I hang my head in shame. “Yes, my Runethane.”

“Once you have worked the metal, I will be called. I will judge if it is yet worthy of applying runes to. If the perfect forms will show on them.”

“Yes, my Runethane.”

“Goodbye for now, Zathar Runeforger. Try not to disappoint me again.”

“I will not, my Runethane. You have my promise on that.”

“I hope that is a promise you can keep.”

After that final remark, he turns and leaves. I lean back against the anvil, shaking, ashamed of my failure and deathly afraid of failing for a second time.

----------------------------------------

“Did you feel that?” says the miner.

“No,” says his friend, who then coughs loudly on black rock-dust. “Feel what?”

“A kind of shiver in the rock.”

“Didn't feel nothing. My arms are shaking already.” He coughs again. “Need something to wet my throat. And deaden my arms.”

He strikes again at the wall. A long sliver of black falls away and shatters to pieces at his feet. There is no true black behind it though, the imperviousness that cannot be scratched. Hell! If only he could find some, and finally be allowed a rest.

“I'm sure I felt a tremor,” the first miner says nervously.

“Just withdrawal. Fucking beer shortage!”
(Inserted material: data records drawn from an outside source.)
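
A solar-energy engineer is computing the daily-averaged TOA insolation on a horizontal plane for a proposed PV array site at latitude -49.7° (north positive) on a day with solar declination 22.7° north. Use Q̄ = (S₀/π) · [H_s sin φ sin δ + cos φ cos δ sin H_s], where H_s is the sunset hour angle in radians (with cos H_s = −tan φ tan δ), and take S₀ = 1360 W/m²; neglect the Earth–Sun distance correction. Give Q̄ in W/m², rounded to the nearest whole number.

90 W/m²

The sunset hour angle satisfies cos H_s = −tan φ tan δ = 0.4933, giving H_s = 60.44°. In radians, H_s = 1.0549.
H_s sin φ sin δ = 1.0549 × -0.7627 × 0.3859 = -0.3105.
cos φ cos δ sin H_s = 0.6468 × 0.9225 × 0.8699 = 0.5190.
Q̄ = (1360/π) × (-0.3105 + 0.5190) = 432.90 × 0.2085 = 90.26 W/m².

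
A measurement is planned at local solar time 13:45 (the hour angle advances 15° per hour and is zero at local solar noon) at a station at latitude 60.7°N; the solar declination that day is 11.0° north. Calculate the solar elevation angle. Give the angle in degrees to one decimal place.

36.7°

Hour angle H = 15° × (13.75 − 12) = 26.25°.
cos θ_z = sin(60.7°) sin(11.0°) + cos(60.7°) cos(11.0°) cos(26.25°) = 0.1664 + 0.4308 = 0.5972.
θ_z = arccos(0.5972) = 53.33°, so the elevation is 90° − 53.33° = 36.67°.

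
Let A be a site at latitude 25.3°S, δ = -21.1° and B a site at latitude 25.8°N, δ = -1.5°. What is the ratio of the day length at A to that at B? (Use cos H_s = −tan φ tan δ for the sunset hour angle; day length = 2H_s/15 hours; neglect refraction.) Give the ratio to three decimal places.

A: H_s = arccos(−tan -25.3° · tan -21.1°) = 100.51°, so 2H_s/15 = 13.4013 h.
B: H_s = arccos(−tan 25.8° · tan -1.5°) = 89.27°, so 2H_s/15 = 11.9027 h.
Ratio A/B = 13.4013 / 11.9027 = 1.1259.

1.126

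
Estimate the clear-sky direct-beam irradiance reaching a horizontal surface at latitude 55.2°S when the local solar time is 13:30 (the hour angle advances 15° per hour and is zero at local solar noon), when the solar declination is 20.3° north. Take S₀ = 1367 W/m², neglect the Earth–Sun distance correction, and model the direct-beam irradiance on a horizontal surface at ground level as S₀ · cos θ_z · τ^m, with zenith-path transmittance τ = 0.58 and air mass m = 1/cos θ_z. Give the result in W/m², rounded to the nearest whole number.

Hour angle H = 15° × (13.5 − 12) = 22.50°.
cos θ_z = sin φ sin δ + cos φ cos δ cos H = (-0.8211)(0.3469) + (0.5707)(0.9379)(0.9239) = 0.2097.
Air mass m = 1/cos θ_z = 1/0.2097 = 4.769; τ^m = 0.58^4.769 = 0.0744.
Surface direct beam = 1367 × 0.2097 × 0.0744 = 21.33 W/m².

21 W/m²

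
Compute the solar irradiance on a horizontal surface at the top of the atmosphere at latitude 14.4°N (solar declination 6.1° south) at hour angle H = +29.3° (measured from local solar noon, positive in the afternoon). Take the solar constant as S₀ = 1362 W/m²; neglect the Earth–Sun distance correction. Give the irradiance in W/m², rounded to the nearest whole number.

cos θ_z = sin(14.4°) sin(-6.1°) + cos(14.4°) cos(-6.1°) cos(29.30°) = -0.0264 + 0.8399 = 0.8135.
Top-of-atmosphere irradiance = S₀ cos θ_z = 1362 × 0.8135 = 1107.99 W/m².

1108 W/m²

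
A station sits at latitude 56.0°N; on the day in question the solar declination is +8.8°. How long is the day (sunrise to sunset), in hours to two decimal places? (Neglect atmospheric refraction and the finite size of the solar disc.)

The sunset hour angle satisfies cos H_s = −tan φ tan δ = -0.2295, giving H_s = 103.27°.
Day length = 2 H_s / 15° h⁻¹ = 206.54° / 15 = 13.769 h.

13.77 hours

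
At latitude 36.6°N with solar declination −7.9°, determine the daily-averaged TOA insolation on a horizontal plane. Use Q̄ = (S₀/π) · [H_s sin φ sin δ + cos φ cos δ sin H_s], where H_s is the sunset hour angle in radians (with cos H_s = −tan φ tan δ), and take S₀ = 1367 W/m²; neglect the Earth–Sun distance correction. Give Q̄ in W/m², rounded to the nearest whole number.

The sunset hour angle satisfies cos H_s = −tan φ tan δ = 0.1031, giving H_s = 84.08°. In radians, H_s = 1.4675.
H_s sin φ sin δ = 1.4675 × 0.5962 × -0.1374 = -0.1202.
cos φ cos δ sin H_s = 0.8028 × 0.9905 × 0.9947 = 0.7910.
Q̄ = (1367/π) × (-0.1202 + 0.7910) = 435.13 × 0.6708 = 291.89 W/m².

292 W/m²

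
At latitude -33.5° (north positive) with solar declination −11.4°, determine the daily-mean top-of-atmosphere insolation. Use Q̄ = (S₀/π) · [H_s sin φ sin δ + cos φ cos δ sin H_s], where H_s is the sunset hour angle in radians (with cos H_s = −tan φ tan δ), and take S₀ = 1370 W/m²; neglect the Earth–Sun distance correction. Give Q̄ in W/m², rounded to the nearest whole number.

The sunset hour angle satisfies cos H_s = −tan φ tan δ = -0.1335, giving H_s = 97.67°. In radians, H_s = 1.7047.
H_s sin φ sin δ = 1.7047 × -0.5519 × -0.1977 = 0.1860.
cos φ cos δ sin H_s = 0.8339 × 0.9803 × 0.9910 = 0.8101.
Q̄ = (1370/π) × (0.1860 + 0.8101) = 436.08 × 0.9961 = 434.38 W/m².

434 W/m²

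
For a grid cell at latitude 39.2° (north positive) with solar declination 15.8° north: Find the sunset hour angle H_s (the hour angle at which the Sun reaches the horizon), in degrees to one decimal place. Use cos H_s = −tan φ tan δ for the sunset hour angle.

103.3°

The sunset hour angle satisfies cos H_s = −tan φ tan δ = -0.2308, giving H_s = 103.34°.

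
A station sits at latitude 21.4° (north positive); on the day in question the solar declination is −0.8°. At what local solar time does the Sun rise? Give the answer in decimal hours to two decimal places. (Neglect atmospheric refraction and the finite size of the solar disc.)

−tan φ tan δ = −(0.3919)(-0.0140) = 0.0055; H_s = arccos(0.0055) = 89.68°.
Sunrise is at 12 − H_s/15 = 12 − 5.979 = 6.021 h local solar time.

6.02 h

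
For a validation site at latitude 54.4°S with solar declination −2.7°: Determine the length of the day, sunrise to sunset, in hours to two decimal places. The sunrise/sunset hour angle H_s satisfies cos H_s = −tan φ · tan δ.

The sunset hour angle satisfies cos H_s = −tan φ tan δ = -0.0659, giving H_s = 93.78°.
Day length = 2 H_s / 15° h⁻¹ = 187.56° / 15 = 12.504 h.

12.50 hours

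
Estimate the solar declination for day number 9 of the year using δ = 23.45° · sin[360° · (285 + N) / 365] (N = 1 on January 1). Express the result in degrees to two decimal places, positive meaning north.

-22.04°

360 × (285 + 9) / 365 = 289.973°; sin(289.973°) = -0.9399.
δ = 23.45 × -0.9399 = -22.041° ≈ -22.04°.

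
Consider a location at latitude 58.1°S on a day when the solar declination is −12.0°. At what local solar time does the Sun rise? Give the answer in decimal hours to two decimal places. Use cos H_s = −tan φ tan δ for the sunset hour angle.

4.67 h

−tan φ tan δ = −(-1.6066)(-0.2126) = -0.3416; H_s = arccos(-0.3416) = 109.97°.
Sunrise is at 12 − H_s/15 = 12 − 7.331 = 4.669 h local solar time.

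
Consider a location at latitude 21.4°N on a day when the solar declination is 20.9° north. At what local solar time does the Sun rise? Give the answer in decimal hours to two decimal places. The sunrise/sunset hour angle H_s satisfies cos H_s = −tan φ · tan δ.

5.43 h

−tan φ tan δ = −(0.3919)(0.3819) = -0.1497; H_s = arccos(-0.1497) = 98.61°.
Sunrise is at 12 − H_s/15 = 12 − 6.574 = 5.426 h local solar time.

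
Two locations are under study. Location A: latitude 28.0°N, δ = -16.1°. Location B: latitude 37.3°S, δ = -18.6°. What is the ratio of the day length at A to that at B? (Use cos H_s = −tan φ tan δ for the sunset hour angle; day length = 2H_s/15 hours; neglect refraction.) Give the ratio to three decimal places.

0.774

A: H_s = arccos(−tan 28.0° · tan -16.1°) = 81.17°, so 2H_s/15 = 10.8227 h.
B: H_s = arccos(−tan -37.3° · tan -18.6°) = 104.85°, so 2H_s/15 = 13.9800 h.
Ratio A/B = 10.8227 / 13.9800 = 0.7742.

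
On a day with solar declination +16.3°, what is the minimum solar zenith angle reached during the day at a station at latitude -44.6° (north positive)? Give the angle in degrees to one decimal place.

60.9°

At local solar noon the hour angle is zero, so the zenith angle is |φ − δ| = |-44.6° − (16.3°)| = 60.9°.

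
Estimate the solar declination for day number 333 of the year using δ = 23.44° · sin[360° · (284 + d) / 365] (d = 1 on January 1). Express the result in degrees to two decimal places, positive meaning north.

360 × (284 + 333) / 365 = 608.548°; sin(608.548°) = -0.9307.
δ = 23.44 × -0.9307 = -21.816° ≈ -21.82°.

-21.82°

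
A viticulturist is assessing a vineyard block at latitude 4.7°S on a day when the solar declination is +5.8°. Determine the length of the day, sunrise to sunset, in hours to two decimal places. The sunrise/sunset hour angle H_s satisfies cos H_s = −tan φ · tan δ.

11.94 hours

cos H_s = −tan(-4.7°) · tan(5.8°) = 0.0084, so H_s = arccos(0.0084) = 89.52°.
Day length = 2 H_s / 15° h⁻¹ = 179.04° / 15 = 11.936 h.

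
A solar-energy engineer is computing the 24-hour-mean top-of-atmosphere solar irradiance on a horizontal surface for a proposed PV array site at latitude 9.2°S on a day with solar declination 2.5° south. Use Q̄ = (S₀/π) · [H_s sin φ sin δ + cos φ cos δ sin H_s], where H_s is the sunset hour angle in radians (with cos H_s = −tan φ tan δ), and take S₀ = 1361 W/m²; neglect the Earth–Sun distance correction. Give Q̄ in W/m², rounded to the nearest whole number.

432 W/m²

cos H_s = −tan(-9.2°) · tan(-2.5°) = -0.0071, so H_s = arccos(-0.0071) = 90.41°. In radians, H_s = 1.5780.
H_s sin φ sin δ = 1.5780 × -0.1599 × -0.0436 = 0.0110.
cos φ cos δ sin H_s = 0.9871 × 0.9990 × 1.0000 = 0.9861.
Q̄ = (1361/π) × (0.0110 + 0.9861) = 433.22 × 0.9971 = 431.96 W/m².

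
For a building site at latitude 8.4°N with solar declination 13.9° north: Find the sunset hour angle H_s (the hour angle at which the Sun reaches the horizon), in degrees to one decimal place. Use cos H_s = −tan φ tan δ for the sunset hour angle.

92.1°

−tan φ tan δ = −(0.1477)(0.2475) = -0.0366; H_s = arccos(-0.0366) = 92.10°.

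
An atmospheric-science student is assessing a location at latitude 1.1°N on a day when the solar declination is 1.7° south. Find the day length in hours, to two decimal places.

−tan φ tan δ = −(0.0192)(-0.0297) = 0.0006; H_s = arccos(0.0006) = 89.97°.
Day length = 2 H_s / 15° h⁻¹ = 179.94° / 15 = 11.996 h.

12.00 hours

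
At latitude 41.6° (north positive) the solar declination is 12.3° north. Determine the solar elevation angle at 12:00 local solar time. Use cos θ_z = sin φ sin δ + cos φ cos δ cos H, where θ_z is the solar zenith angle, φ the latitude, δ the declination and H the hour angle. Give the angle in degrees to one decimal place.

Hour angle H = 15° × (12 − 12) = 0.00°.
With φ = 41.6°, δ = 12.3°, H = 0.00°: sin φ sin δ = 0.1414, cos φ cos δ cos H = 0.7306, so cos θ_z = 0.8720.
θ_z = arccos(0.8720) = 29.31°, so the elevation is 90° − 29.31° = 60.69°.

60.7°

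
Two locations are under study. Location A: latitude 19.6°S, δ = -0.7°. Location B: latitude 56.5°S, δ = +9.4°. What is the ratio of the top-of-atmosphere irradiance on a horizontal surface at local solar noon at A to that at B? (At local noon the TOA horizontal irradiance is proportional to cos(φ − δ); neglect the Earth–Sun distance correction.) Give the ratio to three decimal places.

A: cos θ_z = cos(-19.6° − (-0.7°)) = 0.9461.
B: cos θ_z = cos(-56.5° − (9.4°)) = 0.4083.
Ratio A/B = 0.9461 / 0.4083 = 2.3172.

2.317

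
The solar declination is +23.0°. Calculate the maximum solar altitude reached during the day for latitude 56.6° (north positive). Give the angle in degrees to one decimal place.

56.4°

At local solar noon the hour angle is zero, so the elevation is 90° − |φ − δ| = 90° − |56.6° − (23.0°)| = 90° − 33.6° = 56.4°.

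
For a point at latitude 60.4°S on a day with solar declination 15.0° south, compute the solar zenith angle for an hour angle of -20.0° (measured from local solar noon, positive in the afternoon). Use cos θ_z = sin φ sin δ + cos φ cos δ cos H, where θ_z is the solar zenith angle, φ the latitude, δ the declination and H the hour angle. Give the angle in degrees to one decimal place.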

“It's not a shortage,” says a third miner. “It was orders of the Runethane that we be given less.”

“That's just an excuse. We've run out.”

One of the beardless boys shoveling chips into the wheelbarrow says, “I felt a tremor too.”

“It's nothing,” snaps the second miner. “You're all just trying to come up with excuses to skive off. Put your backs into it! I don't want to get another whipping.”